Every few days Mohammed, who spoke under a pseudonym, drives from Beirut in Lebanon to Aleppo in northern Syria, a journey across the devastated country.
He bore a thick scar above his left eye - a shrapnel wound incurred during one his journeys.
"I was on the highway and suddenly we were in a full battle," he said. "I opened the driver's door and started running, but a shell exploded nearby. The shrapnel cut my face and broke my arm."
Mohammed's journeys had improved in recent months when the regime began allowing public transport buses onto a military road through the regime's heartland province of Latakia. But the buses are still the prey of militia groups, who line their pockets with money taken from the driver and passengers.
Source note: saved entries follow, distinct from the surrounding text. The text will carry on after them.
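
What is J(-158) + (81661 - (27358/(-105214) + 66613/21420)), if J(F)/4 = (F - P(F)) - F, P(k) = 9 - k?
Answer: 91263097940509/1126841940 ≈ 80990.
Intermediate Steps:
J(F) = -36 + 4*F (J(F) = 4*((F - (9 - F)) - F) = 4*((F + (-9 + F)) - F) = 4*((-9 + 2*F) - F) = 4*(-9 + F) = -36 + 4*F)
J(-158) + (81661 - (27358/(-105214) + 66613/21420)) = (-36 + 4*(-158)) + (81661 - (27358/(-105214) + 66613/21420)) = (-36 - 632) + (81661 - (27358*(-1/105214) + 66613*(1/21420))) = -668 + (81661 - (-13679/52607 + 66613/21420)) = -668 + (81661 - 1*3211305911/1126841940) = -668 + (81661 - 3211305911/1126841940) = -668 + 92015828356429/1126841940 = 91263097940509/1126841940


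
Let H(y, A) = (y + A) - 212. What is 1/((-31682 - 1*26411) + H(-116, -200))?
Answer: -1/58621 ≈ -1.7059e-5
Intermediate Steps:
H(y, A) = -212 + A + y (H(y, A) = (A + y) - 212 = -212 + A + y)
1/((-31682 - 1*26411) + H(-116, -200)) = 1/((-31682 - 1*26411) + (-212 - 200 - 116)) = 1/((-31682 - 26411) - 528) = 1/(-58093 - 528) = 1/(-58621) = -1/58621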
Close to Mohammed's coach, another driver, Abed, sat behind the wheel of an equally battered vehicle. Much of his face was covered in a thick but patchy beard. On the journey it can make the difference between life and death. "If I don't have a beard, then at best the jihadists won't let me enter their area," he said.
Abed regularly drives from Beirut in Lebanon to Raqqa in northeast Syria, the "de facto capital" of terrain controlled by the Islamic State of Iraq and the Levant (Isil).
"It's a very hard situation," he said. "Every time you leave your house you wonder if you will ever return."
On his journeys to Raqqa, Abed stops the bus at the last checkpoint in regime-held territory to let his female passengers put on their black burkas and niqab face coverings. This is mandatory dress for women in the Isil areas.
Leaving Raqqa, most of his passengers are either families with children, or the elderly. Isil does not allow men out of the city in a move to prevent them from going and fighting with the regime.
Recently militiamen forced all Abed's passengers from the coach. "They demanded every-one's mobile phones," he said.
"When one person put up resistance they shot directly around their feet to scare them. Other times they have just killed people on the spot."
For all the dangers, though, in Syria's depressed economy neither Abed nor Mohammed can afford to give up work.
"How would I feed my family," asked Abed. "It's my only choice."